For the classical posture of playing guitar, players use a foot stand to prop up their foot and raise the knee that the guitar rest on. If you are a right-handed guitarist you will prop up your left foot and if you’re a left-handed guitarist you will prop up your right foot. How high you prop up your foot will depend on your height and what’s most comfortable. Note: foot stands cannot withstand a lot of weight. They are meant to simply prop up a foot; certainly not to stand on!
Moving on up; you want your knees bent at roughly a 90-degree angle. That means picking a well-suited chair that’s the appropriate height will help your overall posture. Nuances such as chair height seem menial but accompanied by other posture discrepancies, it can add up. I, as with most musicians, typically sit on the edge or center of my chair with my back straight. If you decide to sit further back in your chair, be sure to use one with a straight backing.

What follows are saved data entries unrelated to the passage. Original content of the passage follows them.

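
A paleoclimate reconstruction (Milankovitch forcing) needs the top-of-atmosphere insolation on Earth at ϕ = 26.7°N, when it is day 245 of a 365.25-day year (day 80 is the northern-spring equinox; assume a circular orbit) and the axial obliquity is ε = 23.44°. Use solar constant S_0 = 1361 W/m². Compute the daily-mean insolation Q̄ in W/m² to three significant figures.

Q̄ ≈ 421 W/m²

Solar longitude: L_s = 360° × (245 − 80)/365.25 = 162.628°.
sin δ = sin 23.44° × sin 162.628° = 0.11877, so δ = +6.821°.
cos h₀ = −tan(+26.7°) tan(+6.821°) = -0.0602, h₀ = 1.6310 rad.
Bracket: h₀ sin ϕ sin δ + cos ϕ cos δ sin h₀ = 1.6310×0.44932×0.11877 + 0.89337×0.99292×0.99819 = 0.087040 + 0.885439 = 0.972479.
Q̄ = (S_0/π) × [bracket] = (1361/π) × 0.972479 = 421.3 W/m².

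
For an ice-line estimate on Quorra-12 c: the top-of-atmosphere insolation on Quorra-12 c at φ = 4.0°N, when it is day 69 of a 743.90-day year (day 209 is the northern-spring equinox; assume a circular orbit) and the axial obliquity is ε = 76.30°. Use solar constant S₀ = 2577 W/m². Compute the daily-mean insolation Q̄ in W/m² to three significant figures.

Solar longitude: λ_s = 360° × (69 − 209)/743.90 = -67.751°, i.e. -67.751° + 360° = 292.249°.
sin δ = sin 76.30° × sin 292.249° = -0.89921, so δ = -64.055°.
cos H₀ = −tan(+4.0°) tan(-64.055°) = 0.1437, H₀ = 1.4266 rad.
Bracket: H₀ sin φ sin δ + cos φ cos δ sin H₀ = 1.4266×0.06976×-0.89921 + 0.99756×0.43751×0.98962 = -0.089489 + 0.431912 = 0.342423.
Q̄ = (S₀/π) × [bracket] = (2577/π) × 0.342423 = 280.9 W/m².

Q̄ ≈ 281 W/m²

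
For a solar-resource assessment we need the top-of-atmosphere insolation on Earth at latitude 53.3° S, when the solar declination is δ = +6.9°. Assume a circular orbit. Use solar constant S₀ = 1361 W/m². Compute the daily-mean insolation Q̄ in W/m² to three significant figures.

cos H₀ = −tan(-53.3°) tan(+6.900°) = 0.1624, H₀ = 1.4077 rad.
Bracket: H₀ sin φ sin δ + cos φ cos δ sin H₀ = 1.4077×-0.80178×0.12014 + 0.59763×0.99276×0.98673 = -0.135598 + 0.585430 = 0.449832.
Q̄ = (S₀/π) × [bracket] = (1361/π) × 0.449832 = 194.9 W/m².

Q̄ ≈ 195 W/m²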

You want to keep your back and shoulders aligned the best you can without straining. If you’re stiff while postured, you will fatigue quicker and your playing will suffer. Find the right balance between comfortably sitting and attentively correcting for posture variances. Try to avoid leaning into your instrument. Note the posture you have before including the instrument and maintain that same posture once the instrument is introduced.
Since I’m right-handed and keep my guitar on my left knee, I have a slightly off-center twist to the left. This allows me to reach the full spectrum of notes on the neck while keeping the guitar-centered and balanced. Your head should point forward when you are not trying to find your fingering. I suggest sitting in front of a mirror or asking someone to take a picture of you postured so you can correct any discrepancies you notice
Post in the comments below a picture of your posture! I’d love to see how everyone is faring
Practice Make Perfect Posture
Changing your posture may feel a bit awkward at first until you become accustomed. What you should notice, after you’re a little more familiar with the posture, is more responsive fret movements, less fatigue, and a slightly better sound. Take the time to find comfort in your posture before including the instrument.
Now you’re all set to begin your fingerstyle journey!